Detecting management practices of improved grasslands
using ERS-1 SAR data
3. Satellite data
For the analysis, Landsat TM and ERS-1 SAR data (Level 2.1) acquired during the growing seasons in 1994 and 1995 were used. ERS-1 SAR data were processed by NASDA (National Space Development Agency of Japan). The data are three-look precision images with pixel sizes of 12.5 m in both azimuth and range directions. The TM-SAR pairs for this study on backscattering signatures of grasslands are (1) TM (17 May 1994)-SAR (1 June 1994), and (2) TM (13 July 1994)-SAR (8 July 1994), and (3) TM (5 August 1994)-SAR (14 August 1994) and (4) TM (17 August 1995)- SAR (21 August 1995).
Results and discussion
1. Backscattering signatures of unmown, mown and renovated grasslands
The backscattering coefficients per field derived from ERS-1 SAR data for unmown, mown and renovated grasslands were shown in figures 3. An extremely high backscatter coefficient for renovated grasslands on all ERS-1 SAR data can be identified. Unmown and mown grasslands showed lower backscattering coefficient.

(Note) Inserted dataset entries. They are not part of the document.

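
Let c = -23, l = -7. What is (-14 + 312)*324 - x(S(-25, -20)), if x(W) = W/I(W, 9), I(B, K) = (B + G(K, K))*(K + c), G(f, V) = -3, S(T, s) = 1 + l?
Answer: 2027593/21 ≈ 96552.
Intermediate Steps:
S(T, s) = -6 (S(T, s) = 1 - 7 = -6)
I(B, K) = (-23 + K)*(-3 + B) (I(B, K) = (B - 3)*(K - 23) = (-3 + B)*(-23 + K) = (-23 + K)*(-3 + B))
x(W) = W/(42 - 14*W) (x(W) = W/(69 - 23*W - 3*9 + W*9) = W/(69 - 23*W - 27 + 9*W) = W/(42 - 14*W))
(-14 + 312)*324 - x(S(-25, -20)) = (-14 + 312)*324 - (-6)/(14*(3 - 1*(-6))) = 298*324 - (-6)/(14*(3 + 6)) = 96552 - (-6)/(14*9) = 96552 - 1*(-1/21) = 96552 + 1/21 = 2027593/21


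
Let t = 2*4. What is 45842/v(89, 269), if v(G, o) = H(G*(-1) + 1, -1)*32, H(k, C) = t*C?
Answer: -22921/128 ≈ -179.07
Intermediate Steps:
t = 8
H(k, C) = 8*C
v(G, o) = -256 (v(G, o) = (8*(-1))*32 = -8*32 = -256)
45842/v(89, 269) = 45842/(-256) = 45842*(-1/256) = -22921/128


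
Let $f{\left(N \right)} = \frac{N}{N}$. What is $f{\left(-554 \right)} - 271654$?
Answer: $-271653$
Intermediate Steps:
$f{\left(N \right)} = 1$
$f{\left(-554 \right)} - 271654 = 1 - 271654 = -271653$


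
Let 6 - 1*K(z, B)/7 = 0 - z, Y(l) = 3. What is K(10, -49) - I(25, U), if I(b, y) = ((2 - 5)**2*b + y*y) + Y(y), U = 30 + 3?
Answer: -1205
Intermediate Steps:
K(z, B) = 42 + 7*z (K(z, B) = 42 - 7*(0 - z) = 42 - (-7)*z = 42 + 7*z)
U = 33
I(b, y) = 3 + y**2 + 9*b (I(b, y) = ((2 - 5)**2*b + y*y) + 3 = ((-3)**2*b + y**2) + 3 = (9*b + y**2) + 3 = (y**2 + 9*b) + 3 = 3 + y**2 + 9*b)
K(10, -49) - I(25, U) = (42 + 7*10) - (3 + 33**2 + 9*25) = (42 + 70) - (3 + 1089 + 225) = 112 - 1*1317 = 112 - 1317 = -1205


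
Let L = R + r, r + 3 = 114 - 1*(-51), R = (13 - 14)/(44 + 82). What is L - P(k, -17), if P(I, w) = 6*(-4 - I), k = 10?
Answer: 30995/126 ≈ 245.99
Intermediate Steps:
R = -1/126 ≈ -0.0079365
r = 162 (r = -3 + (114 - 1*(-51)) = -3 + (114 + 51) = -3 + 165 = 162)
P(I, w) = -24 - 6*I
L = 20411/126 (L = -1/126 + 162 = 20411/126 ≈ 161.99)
L - P(k, -17) = 20411/126 - (-24 - 6*10) = 20411/126 - (-24 - 60) = 20411/126 - 1*(-84) = 20411/126 + 84 = 30995/126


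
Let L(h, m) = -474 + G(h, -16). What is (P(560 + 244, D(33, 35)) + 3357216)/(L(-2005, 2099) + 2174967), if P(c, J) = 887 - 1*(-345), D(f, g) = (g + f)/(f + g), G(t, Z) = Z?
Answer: 3358448/2174477 ≈ 1.5445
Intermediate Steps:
D(f, g) = 1 (D(f, g) = (f + g)/(f + g) = 1)
L(h, m) = -490 (L(h, m) = -474 - 16 = -490)
P(c, J) = 1232 (P(c, J) = 887 + 345 = 1232)
(P(560 + 244, D(33, 35)) + 3357216)/(L(-2005, 2099) + 2174967) = (1232 + 3357216)/(-490 + 2174967) = 3358448/2174477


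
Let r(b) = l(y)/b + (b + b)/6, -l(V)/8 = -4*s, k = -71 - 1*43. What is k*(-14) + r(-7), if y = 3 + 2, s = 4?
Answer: 33083/21 ≈ 1575.4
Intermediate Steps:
k = -114 (k = -71 - 43 = -114)
y = 5
l(V) = 128 (l(V) = -(-32)*4 = -8*(-16) = 128)
r(b) = 128/b + b/3 (r(b) = 128/b + (b + b)/6 = 128/b + (2*b)*(⅙) = 128/b + b/3)
k*(-14) + r(-7) = -114*(-14) + (128/(-7) + (⅓)*(-7)) = 1596 + (128*(-⅐) - 7/3) = 1596 + (-128/7 - 7/3) = 1596 - 433/21 = 33083/21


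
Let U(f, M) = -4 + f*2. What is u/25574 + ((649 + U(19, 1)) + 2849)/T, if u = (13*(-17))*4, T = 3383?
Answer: 43668398/43258421 ≈ 1.0095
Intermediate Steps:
u = -884 (u = -221*4 = -884)
U(f, M) = -4 + 2*f
u/25574 + ((649 + U(19, 1)) + 2849)/T = -884/25574 + ((649 + (-4 + 2*19)) + 2849)/3383 = -884*1/25574 + ((649 + (-4 + 38)) + 2849)*(1/3383) = -442/12787 + ((649 + 34) + 2849)*(1/3383) = -442/12787 + (683 + 2849)*(1/3383) = -442/12787 + 3532*(1/3383) = -442/12787 + 3532/3383 = 43668398/43258421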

Figure 3. Backscattering signatures off unmown, mown and renovated grasslands on ERS-1 SAR data.
Renovated grasslands have bare soil surface. Their backscattering signatures are dominated by soil moisture and surface roughness (Major et. al. 1993). Increased backscatter from renovated treatment considered to be due partly to higher moisture content and partly to higher surface roughness. However, renovated grasslands never have extremely higher moisture contents
rather than adjacent grasslands. Renovated grasslands have ground surfaces with high roughness due to ploughing approximately 25 cm in depth Unmown and mown grasslands do not have high surface roughness. Major et. al. (1993) and many other studies have suggested that ploughed bare soil was an important sources of scattering in agricultural fields. Thus, high backscattering coefficients in renovated grasslands were considered to be mainly due to the high roughness of the ground surface.
On the other hand, unmown and mown grasslands showed relatively low backscatter coefficients and have almost the same signatures. Although unmown grasslands covered by grass approximately have 100 cm in height in the growing season, canopies of small leaf crops such as grass was not a significant component for backscattering signatures in the C-band. Success in ERS-1 SAR monitoring of biomass change in sugar beet (Xu et. al. 1997) which radar backscatter results mainly from the vegetation and water has been reported. However, in Hoekman and Bouman (1993), among various crops, grass had the lowest backscatter in the C-band. Lin et al. (1994) reported that the presence of the short grass canopy does not have a significant effect on C-band backscattering signatures. In conclusion, identifying whether grass has been mown or not is still difficult using ERS-1 SAR in the C-band alone. Higher frequencies (X- and K-bands) should be used to monitor changes in grass biomass.